The day he was doused with ice water "may be the only occasion in recent American history on which a scientist was physically attacked, however mildly, for the expression of an idea," he writes. "How could an entomologist with a penchant for solitude provoke a tumult of this proportion?"
The answer is politics. Once a scientist speaks out, Wilson suggests, the niceties of academic discourse and professional courtesy can quickly disappear. His experience with the biodiversity crisis is a good example.
Wilson couldn't help but notice the inexorable destruction of tropical rain forests during research trips he took to Asia and Latin America as far back as 1956. Urban sprawl, pesticides and overpopulation were wiping out the precious habitats, and it wasn't simply an aesthetic problem.
Rain forests contain more flora and fauna than any other part of the world, he notes. They're a gold mine of medicines, such as cyclosporin--a valuable immune-suppressant that comes from a fungus--and taxol, a drug from the Pacific yew that's used to treat cancer. More miracle drugs are waiting to be discovered, yet as the rain forests shrink, these resources are threatened.

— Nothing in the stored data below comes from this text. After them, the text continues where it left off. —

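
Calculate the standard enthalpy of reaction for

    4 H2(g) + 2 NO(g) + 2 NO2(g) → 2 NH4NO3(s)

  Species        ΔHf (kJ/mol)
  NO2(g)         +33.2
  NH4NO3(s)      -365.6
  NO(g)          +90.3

Products: 2·(-365.6) = -731.2
Reactants: 4·(+0.0) + 2·(+90.3) + 2·(+33.2) = +247.0
ΔH° = (-731.2) − (+247.0) = -978.2 kJ/mol

ΔH° = -978.2 kJ/mol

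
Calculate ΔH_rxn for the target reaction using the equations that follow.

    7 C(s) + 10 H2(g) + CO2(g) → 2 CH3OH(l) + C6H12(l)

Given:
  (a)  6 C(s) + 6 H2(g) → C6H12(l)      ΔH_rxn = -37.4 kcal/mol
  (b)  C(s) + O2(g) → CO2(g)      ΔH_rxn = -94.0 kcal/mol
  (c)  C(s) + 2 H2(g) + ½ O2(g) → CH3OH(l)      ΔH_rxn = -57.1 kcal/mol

ΔH_rxn = -57.6 kcal/mol

(a) as written: -37.4 kcal/mol
(b) reversed: +94.0 kcal/mol
(c) × 2: (2)·(-57.1) = -114.2 kcal/mol
Combining the equations, ΔH_rxn = (1)·(-37.4) + (-1)·(-94.0) + (2)·(-57.1) = -57.6 kcal/mol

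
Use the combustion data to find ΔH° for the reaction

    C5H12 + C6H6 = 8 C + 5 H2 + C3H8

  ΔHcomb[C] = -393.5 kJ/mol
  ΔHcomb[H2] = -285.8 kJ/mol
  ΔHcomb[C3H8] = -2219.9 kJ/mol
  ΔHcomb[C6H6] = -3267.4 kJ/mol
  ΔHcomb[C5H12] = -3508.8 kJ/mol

ΔH° = 20.7 kJ/mol

Using ΔH = Σ nΔHc°(reactants) − Σ nΔHc°(products):
= [1·(-3508.8) + 1·(-3267.4)] − [8·(-393.5) + 5·(-285.8) + 1·(-2219.9)]
= 20.7 kJ/mol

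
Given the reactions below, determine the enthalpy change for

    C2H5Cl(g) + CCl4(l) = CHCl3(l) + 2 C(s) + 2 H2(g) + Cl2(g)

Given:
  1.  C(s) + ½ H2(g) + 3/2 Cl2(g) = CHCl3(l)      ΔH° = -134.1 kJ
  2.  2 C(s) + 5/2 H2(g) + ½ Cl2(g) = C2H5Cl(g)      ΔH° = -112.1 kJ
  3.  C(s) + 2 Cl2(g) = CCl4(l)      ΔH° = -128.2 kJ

eq. 1 as written: -134.1 kJ
eq. 2 reversed: +112.1 kJ
eq. 3 reversed: +128.2 kJ
Since enthalpy is a state function, ΔH° = (1)·(-134.1) + (-1)·(-112.1) + (-1)·(-128.2) = 106.2 kJ

ΔH° = 106.2 kJ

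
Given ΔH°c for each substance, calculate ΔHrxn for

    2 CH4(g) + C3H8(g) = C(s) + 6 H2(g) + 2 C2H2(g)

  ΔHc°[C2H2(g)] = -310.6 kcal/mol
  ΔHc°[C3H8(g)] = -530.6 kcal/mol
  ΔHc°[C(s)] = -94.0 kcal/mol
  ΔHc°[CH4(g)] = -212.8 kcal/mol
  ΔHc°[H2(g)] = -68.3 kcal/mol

With combustion enthalpies, reactants minus products:
= [2·(-212.8) + 1·(-530.6)] − [1·(-94.0) + 6·(-68.3) + 2·(-310.6)]
= 168.8 kcal/mol

ΔHrxn = 168.8 kcal/mol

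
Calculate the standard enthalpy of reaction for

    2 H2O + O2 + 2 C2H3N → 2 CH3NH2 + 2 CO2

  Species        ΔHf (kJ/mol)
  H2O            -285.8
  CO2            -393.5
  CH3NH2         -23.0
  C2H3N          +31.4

Products: 2·(-23.0) + 2·(-393.5) = -833.0
Reactants: 2·(-285.8) + 1·(+0.0) + 2·(+31.4) = -508.8
ΔH_rxn = (-833.0) − (-508.8) = -324.2 kJ/mol

ΔH_rxn = -324.2 kJ/mol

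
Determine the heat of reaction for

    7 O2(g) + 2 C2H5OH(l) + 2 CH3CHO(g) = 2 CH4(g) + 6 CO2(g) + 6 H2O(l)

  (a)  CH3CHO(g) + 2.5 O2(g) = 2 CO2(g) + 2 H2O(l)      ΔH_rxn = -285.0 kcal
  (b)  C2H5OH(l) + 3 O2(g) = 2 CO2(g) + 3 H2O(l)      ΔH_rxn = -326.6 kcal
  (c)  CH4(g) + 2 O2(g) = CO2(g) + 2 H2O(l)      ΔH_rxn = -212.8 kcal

(a) × 2: (2)·(-285.0) = -570.0 kcal
(b) × 2: (2)·(-326.6) = -653.2 kcal
(c) reversed and × 2: (-2)·(-212.8) = +425.6 kcal
ΔH_rxn = (2)·(-285.0) + (2)·(-326.6) + (-2)·(-212.8) = -797.6 kcal

ΔH_rxn = -797.6 kcal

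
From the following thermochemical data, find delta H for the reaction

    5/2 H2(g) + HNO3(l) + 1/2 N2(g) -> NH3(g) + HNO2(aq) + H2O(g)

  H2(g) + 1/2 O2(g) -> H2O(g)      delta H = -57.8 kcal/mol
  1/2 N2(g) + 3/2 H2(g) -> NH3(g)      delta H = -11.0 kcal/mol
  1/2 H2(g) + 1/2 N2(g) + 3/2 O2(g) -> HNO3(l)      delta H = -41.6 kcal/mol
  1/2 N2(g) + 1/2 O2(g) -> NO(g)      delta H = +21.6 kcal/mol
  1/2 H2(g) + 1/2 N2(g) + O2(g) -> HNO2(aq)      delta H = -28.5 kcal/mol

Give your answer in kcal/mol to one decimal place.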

"What we need is a citizens' wake-up call for the planet," he says. "It's a genuine emergency. Nothing should distract us from this task."
But politics intervene. Along with other biologists, Wilson testified before Congress, urging passage of an expanded Endangered Species Act to protect entire ecosystems, not just individual animals. He also pushed for congressional ratification of the 1992 Rio Pact on Biodiversity.
Both measures are currently blocked by Washington gridlock, however, and Wilson has been attacked for his efforts. The notion that he has exaggerated the rate of species extinction in shrinking rain forests exasperates him.
"These are not smart criticisms," he says tartly. "They're absurd."
Reciting what he calls an ironclad law of ecology, Wilson says the more you reduce the area in which a species lives, the more its numbers will decline. He cites evidence from studies in the Philippines, Madagascar, Brazil, Florida and the forests of the eastern United States to prove his point.
And then . . . weary of the debate, drained by the endless back and forth, Edward O. Wilson stretches his long legs and allows a smile to cross his face. It's late in the afternoon, and an autumn chill settles on the campus outside.
"Some people may find it odd, but I never forgot the upbeat attitudes of the Southern Baptist experience," he says. "And that really comforts me. It's a rock, especially when you deal with all these conflicts."
Has the ant-chasing biologist found God in his twilight years?
"I wouldn't phrase it that way," Wilson says. "But Southern Baptism is a good-news faith, and I always try to stress the positive in science. So sure, put me down as a good news secular humanist. Let the word go forth."
In a packed lecture hall, he spreads the word.
Here, biodiversity is more than an abstract concept. Dimming the lights, Wilson shows students a dramatic slide--a nighttime photo of Earth taken by satellites--and points out eerie flames stretching across the Equator, across Latin America and Asia.
They're fires burning out of control in the rain forests on any given evening. It's a disturbing sight, yet Wilson says there is still time to save the planet.
On another morning, he compares human beings to ants. Consider man's selfishness and ambition versus the insects' drive to help their community. They'll sacrifice their lives for the common good, if need be.
Biology doesn't get more basic than this, and Wilson ends the lesson amid gales of laughter by raising the subject of Marxism. Why did it fail?
"Good ideology," he says dryly. "Wrong species."